L'Almanach des Muses transforme le « jeune Picard » en « jeune Picart ».
Petite pièce patriotique très-accueillie.
On y retrouve avec plaisir, tous les personnages qu'on a vus dans l'optimiste, mais ils ont changé de physionomie avec le temps, et n'en sont pas moins intéressans.
Des détail charmans, comme dans les autres comédies du c. Collin-Harleville.
Sur la page de titre de la brochure, à Paris, chez Prault, l'an III de la République française :
Rose et Picard, ou suite de l'Optimiste, comédie en un acte et en vers, avec un vaudeville et des couplets ; musique de Dalayrac, Par Collin-Harleville
Une note précise : On trouve chez le même Libraire, L'Optimiste, auquel l'Auteur a fait des changemens.

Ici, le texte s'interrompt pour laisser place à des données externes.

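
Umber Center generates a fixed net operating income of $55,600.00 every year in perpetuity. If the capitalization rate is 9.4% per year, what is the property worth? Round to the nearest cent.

Level perpetuity: PV = C / r = $55,600.00 / 0.094 = $591,489.36

$591489.36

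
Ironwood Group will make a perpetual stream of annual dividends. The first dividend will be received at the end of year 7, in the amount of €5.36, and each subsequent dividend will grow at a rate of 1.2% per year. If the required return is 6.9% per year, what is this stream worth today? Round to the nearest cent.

Value at end of year 6: C₁ / (r − g) = €5.36 / (0.069 − 0.012) = €94.0351
Discount to today: PV = €94.0351 / (1 + 0.069)^6 = €94.0351 / 1.492335 = €63.01

€63.01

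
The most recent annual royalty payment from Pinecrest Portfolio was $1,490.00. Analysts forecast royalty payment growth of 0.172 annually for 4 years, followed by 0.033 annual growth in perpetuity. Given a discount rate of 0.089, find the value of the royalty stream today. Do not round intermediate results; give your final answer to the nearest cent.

$44057.60

D_1 = 1746.28000
D_2 = 2046.64016
D_3 = 2398.66227
D_4 = 2811.23218
Terminal value at year 4: TV = D_4×(1+g_2)/(r−g_2) = 2904.00284/0.056 = 51857.19356
P_0 = D_1/(1+r)^1 + D_2/(1+r)^2 + D_3/(1+r)^3 + D_4/(1+r)^4 + TV/(1+r)^4
    = 1603.56290 + 1725.78119 + 1857.31456 + 1998.87297 + 36872.06754 = 44057.59917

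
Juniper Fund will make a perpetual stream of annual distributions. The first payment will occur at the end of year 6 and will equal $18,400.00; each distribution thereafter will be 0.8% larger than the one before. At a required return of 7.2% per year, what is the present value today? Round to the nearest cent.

Value at end of year 5: C₁ / (r − g) = $18,400.00 / (0.072 − 0.008) = $287,500.0000
Discount to today: PV = $287,500.0000 / (1 + 0.072)^5 = $287,500.0000 / 1.415709 = $203,078.49

$203078.49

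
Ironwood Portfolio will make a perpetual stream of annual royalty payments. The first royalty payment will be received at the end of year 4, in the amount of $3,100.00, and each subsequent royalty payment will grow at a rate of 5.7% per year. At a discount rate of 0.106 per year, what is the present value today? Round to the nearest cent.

$46762.77

Value at end of year 3: C₁ / (r − g) = $3,100.00 / (0.106 − 0.057) = $63,265.3061
Discount to today: PV = $63,265.3061 / (1 + 0.106)^3 = $63,265.3061 / 1.352899 = $46,762.77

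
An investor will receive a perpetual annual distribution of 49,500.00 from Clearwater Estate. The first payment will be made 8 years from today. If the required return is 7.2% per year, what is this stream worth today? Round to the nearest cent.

422580.26

Value at end of year 7: C / r = 49,500.00 / 0.072 = 687,500.0000
Discount to today: PV = 687,500.0000 / (1 + 0.072)^7 = 687,500.0000 / 1.626910 = 422,580.26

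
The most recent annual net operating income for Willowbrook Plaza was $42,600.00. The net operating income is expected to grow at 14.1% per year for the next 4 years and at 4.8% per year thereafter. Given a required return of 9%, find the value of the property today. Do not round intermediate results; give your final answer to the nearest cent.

$1467602.63

D_1 = 48606.60000
D_2 = 55460.13060
D_3 = 63280.00901
D_4 = 72202.49029
Terminal value at year 4: TV = D_4×(1+g_2)/(r−g_2) = 75668.20982/0.042 = 1801624.04332
P_0 = D_1/(1+r)^1 + D_2/(1+r)^2 + D_3/(1+r)^3 + D_4/(1+r)^4 + TV/(1+r)^4
    = 44593.21101 + 46679.68235 + 48863.77758 + 51150.06442 + 1276315.89315 = 1467602.62851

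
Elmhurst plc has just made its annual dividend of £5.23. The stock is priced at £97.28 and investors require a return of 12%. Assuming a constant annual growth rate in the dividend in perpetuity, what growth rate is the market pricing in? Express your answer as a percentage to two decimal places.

6.29%

P = D₀(1+g)/(r−g) ⇒ P(r−g) = D₀(1+g) ⇒ g(P+D₀) = P·r − D₀
g = (P·r − D₀)/(P + D₀) = (£97.28×0.12 − £5.23) / (£97.28 + £5.23) = 0.062858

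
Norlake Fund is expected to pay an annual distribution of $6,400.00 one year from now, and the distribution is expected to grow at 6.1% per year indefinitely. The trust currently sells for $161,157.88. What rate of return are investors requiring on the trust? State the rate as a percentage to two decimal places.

10.07%

P = D₁/(r − g) ⇒ r = D₁/P + g = $6,400.0000/$161,157.88 + 0.061 = 0.039713 + 0.061 = 0.100713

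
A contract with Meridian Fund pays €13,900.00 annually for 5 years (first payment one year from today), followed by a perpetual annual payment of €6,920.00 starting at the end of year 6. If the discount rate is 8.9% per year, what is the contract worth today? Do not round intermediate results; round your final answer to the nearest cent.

€104973.17

PV of 5-year annuity: €13,900.00 × [1 − (1+0.089)^−5] / 0.089 = 54206.72865
Perpetuity value at year 5: €6,920.00 / 0.089 = 77752.80899
PV of perpetuity: 77752.80899 / (1+0.089)^5 = 50766.43760
Total PV = 54206.72865 + 50766.43760 = 104973.16625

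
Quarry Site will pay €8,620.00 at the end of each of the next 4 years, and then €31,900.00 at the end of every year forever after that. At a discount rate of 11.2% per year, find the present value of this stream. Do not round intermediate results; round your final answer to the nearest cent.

€212903.83

PV of 4-year annuity: €8,620.00 × [1 − (1+0.112)^−4] / 0.112 = 26629.28325
Perpetuity value at year 4: €31,900.00 / 0.112 = 284821.42857
PV of perpetuity: 284821.42857 / (1+0.112)^4 = 186274.54507
Total PV = 26629.28325 + 186274.54507 = 212903.82832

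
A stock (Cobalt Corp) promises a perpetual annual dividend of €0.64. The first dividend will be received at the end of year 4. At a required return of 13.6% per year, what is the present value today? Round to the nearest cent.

€3.21

Value at end of year 3: C / r = €0.64 / 0.136 = €4.7059
Discount to today: PV = €4.7059 / (1 + 0.136)^3 = €4.7059 / 1.466003 = €3.21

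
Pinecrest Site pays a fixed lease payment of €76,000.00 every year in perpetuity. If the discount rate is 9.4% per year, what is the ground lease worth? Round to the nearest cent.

€808510.64

Level perpetuity: PV = C / r = €76,000.00 / 0.094 = €808,510.64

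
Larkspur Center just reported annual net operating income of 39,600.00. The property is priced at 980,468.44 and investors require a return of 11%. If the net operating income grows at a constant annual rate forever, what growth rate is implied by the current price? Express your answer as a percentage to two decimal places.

P = D₀(1+g)/(r−g) ⇒ P(r−g) = D₀(1+g) ⇒ g(P+D₀) = P·r − D₀
g = (P·r − D₀)/(P + D₀) = (980,468.44×0.11 − 39,600.00) / (980,468.44 + 39,600.00) = 0.066909

6.69%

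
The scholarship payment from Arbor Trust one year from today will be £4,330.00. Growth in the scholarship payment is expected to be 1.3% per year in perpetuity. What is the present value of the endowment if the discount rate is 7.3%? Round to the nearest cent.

Growing perpetuity: P = D₁ / (r − g) = £4,330.0000 / (0.073 − 0.013) = £72,166.67

£72166.67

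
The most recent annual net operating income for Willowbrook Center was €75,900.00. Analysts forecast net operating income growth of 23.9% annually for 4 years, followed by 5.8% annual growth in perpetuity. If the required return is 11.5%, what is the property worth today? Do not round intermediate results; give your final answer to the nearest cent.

D_1 = 94040.10000
D_2 = 116515.68390
D_3 = 144362.93235
D_4 = 178865.67318
Terminal value at year 4: TV = D_4×(1+g_2)/(r−g_2) = 189239.88223/0.057 = 3319997.93384
P_0 = D_1/(1+r)^1 + D_2/(1+r)^2 + D_3/(1+r)^3 + D_4/(1+r)^4 + TV/(1+r)^4
    = 84340.89686 + 93720.51230 + 104143.24192 + 115725.09124 + 2148020.11460 = 2545949.85692

€2545949.86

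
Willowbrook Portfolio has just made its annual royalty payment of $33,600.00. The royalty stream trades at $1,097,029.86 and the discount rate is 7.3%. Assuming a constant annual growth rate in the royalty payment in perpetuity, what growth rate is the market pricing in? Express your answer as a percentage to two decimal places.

P = D₀(1+g)/(r−g) ⇒ P(r−g) = D₀(1+g) ⇒ g(P+D₀) = P·r − D₀
g = (P·r − D₀)/(P + D₀) = ($1,097,029.86×0.073 − $33,600.00) / ($1,097,029.86 + $33,600.00) = 0.041113

4.11%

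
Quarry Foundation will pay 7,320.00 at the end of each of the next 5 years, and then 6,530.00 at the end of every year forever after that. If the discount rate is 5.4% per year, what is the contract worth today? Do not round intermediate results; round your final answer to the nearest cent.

PV of 5-year annuity: 7,320.00 × [1 − (1+0.054)^−5] / 0.054 = 31344.38675
Perpetuity value at year 5: 6,530.00 / 0.054 = 120925.92593
PV of perpetuity: 120925.92593 / (1+0.054)^5 = 92964.33501
Total PV = 31344.38675 + 92964.33501 = 124308.72176

124308.72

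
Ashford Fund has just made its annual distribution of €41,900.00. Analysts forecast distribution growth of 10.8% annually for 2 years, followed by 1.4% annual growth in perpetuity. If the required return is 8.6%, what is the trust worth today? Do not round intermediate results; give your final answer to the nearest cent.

€700605.38

D_1 = 46425.20000
D_2 = 51439.12160
Terminal value at year 2: TV = D_2×(1+g_2)/(r−g_2) = 52159.26930/0.072 = 724434.29587
P_0 = D_1/(1+r)^1 + D_2/(1+r)^2 + TV/(1+r)^2
    = 42748.80295 + 43614.80080 + 614241.77788 = 700605.38162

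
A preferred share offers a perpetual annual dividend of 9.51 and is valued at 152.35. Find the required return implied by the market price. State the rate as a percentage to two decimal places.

P = C/r ⇒ r = C/P = 9.51/152.35 = 0.062422

6.24%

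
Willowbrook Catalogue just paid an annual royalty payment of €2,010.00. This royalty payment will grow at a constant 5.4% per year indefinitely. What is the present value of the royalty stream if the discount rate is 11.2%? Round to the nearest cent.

€36526.55

D₁ = D₀ × (1 + g) = €2,010.00 × 1.054 = €2,118.5400
Growing perpetuity: P = D₁ / (r − g) = €2,118.5400 / (0.112 − 0.054) = €36,526.55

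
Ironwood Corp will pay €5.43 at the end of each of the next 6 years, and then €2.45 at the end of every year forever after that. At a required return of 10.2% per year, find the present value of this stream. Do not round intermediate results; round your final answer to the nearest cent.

PV of 6-year annuity: €5.43 × [1 − (1+0.102)^−6] / 0.102 = 23.51110
Perpetuity value at year 6: €2.45 / 0.102 = 24.01961
PV of perpetuity: 24.01961 / (1+0.102)^6 = 13.41147
Total PV = 23.51110 + 13.41147 = 36.92257

€36.92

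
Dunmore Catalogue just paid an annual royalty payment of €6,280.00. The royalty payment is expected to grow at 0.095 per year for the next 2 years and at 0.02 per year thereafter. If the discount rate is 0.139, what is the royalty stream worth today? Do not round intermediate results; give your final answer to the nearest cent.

D_1 = 6876.60000
D_2 = 7529.87700
Terminal value at year 2: TV = D_2×(1+g_2)/(r−g_2) = 7680.47454/0.119 = 64541.80286
P_0 = D_1/(1+r)^1 + D_2/(1+r)^2 + TV/(1+r)^2
    = 6037.40123 + 5804.17414 + 49750.06406 = 61591.63943

€61591.64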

Dans la Biographie universelle, ancienne et moderne, etc., tome 9 [1813], p. 266, on précise que « cette pièce est un sacrifice fait aux opinions du temps ».
La Décade philosophique, littéraire et politique, an II, tome premier, n° 7 (10 Messidor), p. 424-425 :
Rose et Picard, ou la suite de L'Optimiste. Comédie en un acte, en vers, de Collin-Harleville.
C'est probablement à l'acrimonieuse diatribe qui précède la comédie du Philinthe de Molière, que nous sommes redevables de l'agréable pièce que nous annonçons aujourd'hui. L'auteur, attaqué avec autant de fiel que d'injustice, a mis sa réponse en action. Il a prouvé, sans beaucoup d'efforts, que son Optimiste n'étoit point un caractère immoral , dangereux.
Plinville qui, depuis la révolution, se nomme Agathon, n'a point changé de systême ; mais ce caractère n'est plus entaché d'aucune teinte d'égoïsme. — Ce n'est plus parce qu'il est heureux et tranquille dans sa terre, au milieu de ses vassaux que M. de Plinville trouve que tout est bien ; c'est parce qu'il voit le règne de la liberté, et qu'il jouit d'avance du bonheur qu'on prépare à sa patrie, que le citoyen Agathon s'affermit dans son opinion que tout est au mieux.
Mais la ci-devant madame Plinville n'est pas si émerveillée du nouvel état des choses. Elle regrette encore les rangs, les distinctions et toutes les autres jouissances de la vanité. Aussi, ne veut-elle point accorder sa parente, la douce Rose, à qui elle sert de mère, au fils de son ancien portier (le jeune Picard), qui aime et qui est aimé. Mais enfin elle est obligée de céder aux instances de son mari et de l'ami Morinval, qui n'est plus cet âpre frondeur, dont le caractère contrastoit avec l'optimiste. – Picard épouse Rose ; il en est bien digne : c'est un jeune militaire qui s'est déjà distingué dans les combats.
Telle est toute la pièce. L'intrigue n'en est pas forte(1) ; mais Collin a prouvé qu'avec de frais tableaux, de piquans détails, on pouvoit réussir à intéresser pendant un acte. On est sans cesse ému par des descriptions douces et vraies, par des vers simples, naturels, qui semblent être tombés sans peine de la plume de l'auteur. – Souvent des tirades du plus pur patriotisme. – Collin est du petit nombre des auteurs qui ont un style, un faire, qui mettent un cachet à leurs productions.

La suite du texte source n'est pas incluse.